Sexual and Gender Based Violence in International Law

Sexual and Gender Based Violence in International Law
Author: Bharat H. Desai,Moumita Mandal
Publsiher: Springer Nature
Total Pages: 296
Release: 2022-06-18
Genre: Law
ISBN: 9789811908941

Download Sexual and Gender Based Violence in International Law Book in PDF, Epub and Kindle

This book addresses sexual and gender-based violence (SGBV) against women from an international law point of view. It identifies the reasons behind SGBV against women with a specific focus on cultural practices that try to justify it and highlights the legal challenges related to the topic for both national and international justice systems. The seven chapters of the book are: i) Introduction ii) SGBV a global concern; iii) International legal protection; iv) Role of international institutions; v) Role of cultural factors and vi) Challenges vii) Conclusions. In the light of concerted global efforts to bring to an end, or at least severely contain SGBV against women, the book provides a future roadmap to the United Nations system, States, international institutions, multidisciplinary scholars, civil society organizations and other global actors. The book contains a Foreword by Peter Maurer, President of International Committee of the Red Cross (ICRC).

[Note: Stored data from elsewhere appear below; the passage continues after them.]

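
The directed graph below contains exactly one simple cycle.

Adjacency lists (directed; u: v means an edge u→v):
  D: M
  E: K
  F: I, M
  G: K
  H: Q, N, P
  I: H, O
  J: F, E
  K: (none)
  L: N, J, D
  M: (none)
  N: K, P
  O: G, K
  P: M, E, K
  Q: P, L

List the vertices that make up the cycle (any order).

F, H, I, J, L, Q

DFS with gray/black marking from F:
F gray
  I gray
    H gray
      Q gray
        P gray
          M gray
          M black
          E gray
            K gray
            K black
          E black
          P→K: K black — skip
        P black
        L gray
          N gray
            N→K: K black — skip
            N→P: P black — skip
          N black
          J gray
            J→F: F is gray → back edge
Back edge closes the cycle F → I → H → Q → L → J → F; its vertices are {F, H, I, J, L, Q}.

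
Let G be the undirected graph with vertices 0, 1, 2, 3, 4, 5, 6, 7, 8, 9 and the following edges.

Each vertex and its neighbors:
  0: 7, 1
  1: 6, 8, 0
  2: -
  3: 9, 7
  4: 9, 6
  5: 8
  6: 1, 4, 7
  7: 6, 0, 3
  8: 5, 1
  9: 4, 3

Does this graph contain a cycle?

Yes

DFS, tracking each vertex's parent; an edge to a visited non-parent vertex closes a cycle.
Start from 2:
visit 2 (parent –)
visit 0 (parent –)
  visit 7 (parent 0)
    visit 6 (parent 7)
      visit 1 (parent 6)
        1–6: parent, skip
        visit 8 (parent 1)
          visit 5 (parent 8)
            5–8: parent, skip
          8–1: parent, skip
        1–0: 0 visited and ≠ parent → cycle
Cycle: 0 – 7 – 6 – 1 – 0.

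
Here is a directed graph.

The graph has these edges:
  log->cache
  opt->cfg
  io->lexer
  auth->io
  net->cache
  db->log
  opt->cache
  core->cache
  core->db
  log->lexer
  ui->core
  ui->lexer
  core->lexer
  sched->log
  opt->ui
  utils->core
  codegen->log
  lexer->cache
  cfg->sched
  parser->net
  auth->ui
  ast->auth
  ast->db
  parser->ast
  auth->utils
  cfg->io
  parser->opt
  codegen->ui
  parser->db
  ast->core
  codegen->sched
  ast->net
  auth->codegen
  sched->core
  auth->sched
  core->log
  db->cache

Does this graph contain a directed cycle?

No

DFS with white/gray/black marking, starting from opt:
opt gray
  cfg gray
    sched gray
      log gray
        lexer gray
          cache gray
          cache black
        lexer black
        log→cache: cache black — skip
      log black
      core gray
        db gray
          db→cache: cache black — skip
          db→log: log black — skip
        db black
        core→lexer: lexer black — skip
        core→cache: cache black — skip
        core→log: log black — skip
      core black
    sched black
    io gray
      io→lexer: lexer black — skip
    io black
  cfg black
  opt→cache: cache black — skip
  ui gray
    ui→core: core black — skip
    ui→lexer: lexer black — skip
  ui black
opt black
codegen gray
  codegen→log: log black — skip
  codegen→ui: ui black — skip
  codegen→sched: sched black — skip
codegen black
net gray
  net→cache: cache black — skip
net black
auth gray
  utils gray
    utils→core: core black — skip
  utils black
  auth→codegen: codegen black — skip
  auth→ui: ui black — skip
  auth→sched: sched black — skip
  auth→io: io black — skip
auth black
parser gray
  ast gray
    ast→auth: auth black — skip
    ast→db: db black — skip
    ast→core: core black — skip
    ast→net: net black — skip
  ast black
  parser→db: db black — skip
  parser→opt: opt black — skip
  parser→net: net black — skip
parser black
Every edge goes to a white or black vertex — no back edge, so the graph is acyclic.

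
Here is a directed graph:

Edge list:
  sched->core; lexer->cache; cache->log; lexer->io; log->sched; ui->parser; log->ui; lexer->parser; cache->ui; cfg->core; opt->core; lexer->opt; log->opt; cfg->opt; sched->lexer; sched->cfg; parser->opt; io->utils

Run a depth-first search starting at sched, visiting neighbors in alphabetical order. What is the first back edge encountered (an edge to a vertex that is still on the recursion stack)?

log→sched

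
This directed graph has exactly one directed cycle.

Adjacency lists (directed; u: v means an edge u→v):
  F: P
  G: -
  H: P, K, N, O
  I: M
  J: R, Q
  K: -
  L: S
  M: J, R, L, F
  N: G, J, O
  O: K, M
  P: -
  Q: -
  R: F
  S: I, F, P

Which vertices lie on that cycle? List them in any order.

I, L, M, S

DFS with gray/black marking from M:
M gray
  J gray
    R gray
      F gray
        P gray
        P black
      F black
    R black
    Q gray
    Q black
  J black
  M→R: R black — skip
  L gray
    S gray
      I gray
        I→M: M is gray → back edge
Back edge closes the cycle M → L → S → I → M; its vertices are {I, L, M, S}.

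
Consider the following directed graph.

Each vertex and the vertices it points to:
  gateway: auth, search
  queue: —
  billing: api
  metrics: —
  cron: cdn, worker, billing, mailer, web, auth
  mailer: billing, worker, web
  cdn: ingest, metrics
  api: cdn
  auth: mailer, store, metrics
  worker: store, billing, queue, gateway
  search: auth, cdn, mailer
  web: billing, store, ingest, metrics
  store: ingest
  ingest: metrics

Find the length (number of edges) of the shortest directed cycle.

For each vertex v, BFS finds the shortest path from v back to v.
The shortest such closed walk is mailer → worker → gateway → search → mailer, length 4.

4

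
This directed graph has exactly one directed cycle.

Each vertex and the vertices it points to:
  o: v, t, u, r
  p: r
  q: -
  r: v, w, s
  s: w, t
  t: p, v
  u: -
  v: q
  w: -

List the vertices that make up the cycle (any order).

p, r, s, t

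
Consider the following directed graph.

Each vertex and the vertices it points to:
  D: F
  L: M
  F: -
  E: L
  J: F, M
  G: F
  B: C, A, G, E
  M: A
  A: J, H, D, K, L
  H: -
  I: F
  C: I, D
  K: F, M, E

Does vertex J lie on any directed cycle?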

Ending Gender Based Violence

Ending Gender Based Violence
Author: Hannah E. Britton
Publsiher: University of Illinois Press
Total Pages: 272
Release: 2020-04-16
Genre: Social Science
ISBN: 9780252051975

Download Ending Gender Based Violence Book in PDF, Epub and Kindle

South African women's still-increasing presence in local, provincial, and national institutions has inspired sweeping legislation aimed at advancing women's rights and opportunity. Yet the country remains plagued by sexual assault, rape, and intimate partner violence. Hannah E. Britton examines the reasons gendered violence persists in relationship to social inequalities even after women assume political power. Venturing into South African communities, Britton invites service providers, religious and traditional leaders, police officers, and medical professionals to address gender-based violence in their own words. Britton finds the recent turn toward carceral solutions—with a focus on arrests and prosecutions—fails to address the complexities of the problem and looks at how changing specific community dynamics can defuse interpersonal violence. She also examines how place and space affect the implementation of policy and suggests practical ways policymakers can support street level workers. Clear-eyed and revealing, Ending Gender-Based Violence offers needed tools for breaking cycles of brutality and inequality around the world.